Gestikt in een schelp

Als ik op Schiermonnikoog ben, ga ik vaak even langs Thijs de Boer, de uitbater van het schelpenmuseum Paal 14, waar ruim vijftienhonderd soorten schelpen te bewonderen zijn, allemaal gevonden door Thijs en zijn vrouw Annelies of hun kinderen. Ik heb hem wel eens een leuke vondst aangeboden, maar die weigert hij. “Alleen eigen vondsten”, zegt hij dan beslist.
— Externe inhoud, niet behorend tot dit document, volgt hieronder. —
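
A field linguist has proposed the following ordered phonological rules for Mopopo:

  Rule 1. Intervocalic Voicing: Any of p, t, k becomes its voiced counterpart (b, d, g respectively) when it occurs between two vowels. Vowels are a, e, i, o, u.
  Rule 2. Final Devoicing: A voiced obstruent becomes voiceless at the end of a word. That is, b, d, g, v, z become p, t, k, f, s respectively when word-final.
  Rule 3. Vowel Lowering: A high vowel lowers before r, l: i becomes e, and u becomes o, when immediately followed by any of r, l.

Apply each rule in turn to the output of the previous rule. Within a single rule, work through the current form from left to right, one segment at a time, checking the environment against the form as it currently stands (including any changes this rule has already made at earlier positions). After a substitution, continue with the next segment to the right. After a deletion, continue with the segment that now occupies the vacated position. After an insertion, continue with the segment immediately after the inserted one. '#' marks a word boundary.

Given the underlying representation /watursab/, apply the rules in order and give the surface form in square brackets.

[wadorsap]

Rule 1 Intervocalic Voicing: [watursab] → [wadursab]
Rule 2 Final Devoicing: [wadursab] → [wadursap]
Rule 3 Vowel Lowering: [wadursap] → [wadorsap]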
De vijftienhonderd soorten komen uit alle windstreken, de Schiermonnikoger vondsten prijken in één vitrine: ruim honderd soorten. Ik vraag Thijs naar recente aanwinsten en waarnemingen. Behalve van schelpen heeft hij ook verstand van vogels, planten, vlinders en andere zeedieren dan schelpen. Zeesterren bijvoorbeeld.
Dit keer heeft hij een heleboel kamsterren op het strand gevonden. Dat na een storm de vloedlijn bezaaid ligt met zeesterren is al niet alledaags, maar komt wel eens voor. Dat er honderden kamsterren aanspoelen, is hoogst ongebruikelijk. Kamsterren zijn zeesterren met een krans van korte haartjes: de kam. Ze missen de krachtige zuignapjes aan de onderkant, die de gewone zeester heeft. Gewone zeesterren omhelzen levende schelpdieren en trekken met hun zuignapjes de twee kleppen van elkaar, om het weekdier ertussenuit te kunnen snoepen. Dat vereist een enorme trek- of zo u wilt zuigkracht.
Kamsterren hebben andere eetgewoonten. Ze eten ook levende schelpdieren, maar slikken die met schelp en al in. Dan stulpen ze hun maag naar buiten, die ze met prooi weer intrekken. Soms verslikken ze zich in een te grote of harde schelp. Die gaat dood in de spijsverteringszuren van de kamster, zodat zijn sluitspier verslapt. De twee kleppen openen zich, en dat past allemaal niet meer in het sterrenmaagje. De kamster raakt van binnen beschadigd en krijgt de grote schelp niet meer naar buiten. Hij gaat dood. Thijs vond diverse dode exemplaren met een schelp erin, de stumperd op de foto is gestikt in een nonnetje.